Dr. Avnish Jolly, Chnadigarh:The pakul is a soft, round-topped men’s hat, typically of wool and found in a variety of earthy colors: brown, beige, russet, gray, or ivory. It Afghanistan the pakul is particularly popular in the mountainous area’s of Badakshan, Nuristan, Panjsher and Konar. Chittral, Gilgit and Hunza are the areas in Northern Pakistan were the people traditionally wear this hat. Before it is fitted, it resembles a bag with a round, flat bottom. The wearer rolls up the sides nearly to the top, forming a thick band, which then rests on the head like a beret or cap. When a Sunni Muslim man prays man prays, his forehead must touch the ground. The round part of the pakul provides a soft cushion.
The 25 photographs in this exhibition are all of men from Northern Afghanistan. The obvious common feature of the portraits is that all the men are wearing the pakul, the soft woolen hat.
In recent years photographs of men wearing pakuls became identified with the war of resistance against the Soviet Union, most famously by the well known leader of the mudjahideen Ahmed Shah Masood. Masood was assassinated two days before 9/11, the attack on the twin towers that led to the eventual removal of the Taliban from power in Afghanistan. The hat however has acquired a wider symbolism and is identified with the fighting and fighters in Afghanistan.

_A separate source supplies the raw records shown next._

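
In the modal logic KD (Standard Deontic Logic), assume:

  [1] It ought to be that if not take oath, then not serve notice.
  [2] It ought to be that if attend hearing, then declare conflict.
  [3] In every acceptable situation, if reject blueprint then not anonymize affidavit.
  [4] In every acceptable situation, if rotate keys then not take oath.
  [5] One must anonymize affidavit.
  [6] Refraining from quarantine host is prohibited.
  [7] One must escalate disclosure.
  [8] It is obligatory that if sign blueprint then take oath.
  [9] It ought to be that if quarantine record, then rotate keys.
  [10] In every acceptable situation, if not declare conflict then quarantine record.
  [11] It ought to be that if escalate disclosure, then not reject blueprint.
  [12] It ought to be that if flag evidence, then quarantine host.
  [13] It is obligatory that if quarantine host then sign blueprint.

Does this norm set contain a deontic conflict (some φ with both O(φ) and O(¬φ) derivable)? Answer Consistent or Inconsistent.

Premise 3 is O(reject_blueprint → ¬anonymize_affidavit), but O(reject_blueprint) is not derivable from the premises, so it does not yield O(¬anonymize_affidavit).
So O(¬anonymize_affidavit) is not derivable, and the apparent clash with O(anonymize_affidavit) does not arise.
A world satisfying every obligation exists (e.g. anonymize_affidavit=true, attend_hearing=false, declare_conflict=true, escalate_disclosure=true, flag_evidence=false, quarantine_host=true, quarantine_record=false, reject_blueprint=false, rotate_keys=false, serve_notice=false, sign_blueprint=true, take_oath=true); no atom is both obligatory and forbidden, so the set is consistent.

Consistent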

In the exhibition Afghan Pakul, the photographer, Anne Feenstra has attempted to capture this overlooked aspect of Afghanistan. These portraits are of a father worrying about his sick daughter, the concentration of a craftsman who repairs shoes and of a shepherd who just returned (after 5 months) from the Pamir mountains. They are of a police man, a school headmaster, a shopkeeper, a boy that rides his donkey for fun and an afghan man that could be the twin brother of Bratt Pitt. None of them are fighters, only ordinary Afghans living and surviving from day to day, like in other parts of the world.
The photographs are from Northern Afghanistan, the province of Badakshan which comprises the Wakhan corridor, where Feenstra, an architect, designed and built the visitor’s centre for the Pamir National Park, one of the most astoundingly beautiful and unspoilt high altitude wildernesses in Asia.
Feenstra, who has been living and working in Afghanistan for three years as an architect and teaching pro bono in the Kabul University speaks enough Dari to talk to all the Afghan men portrayed here thus gathering basic information, like their profession or what they were up to at the moment of the dialogue.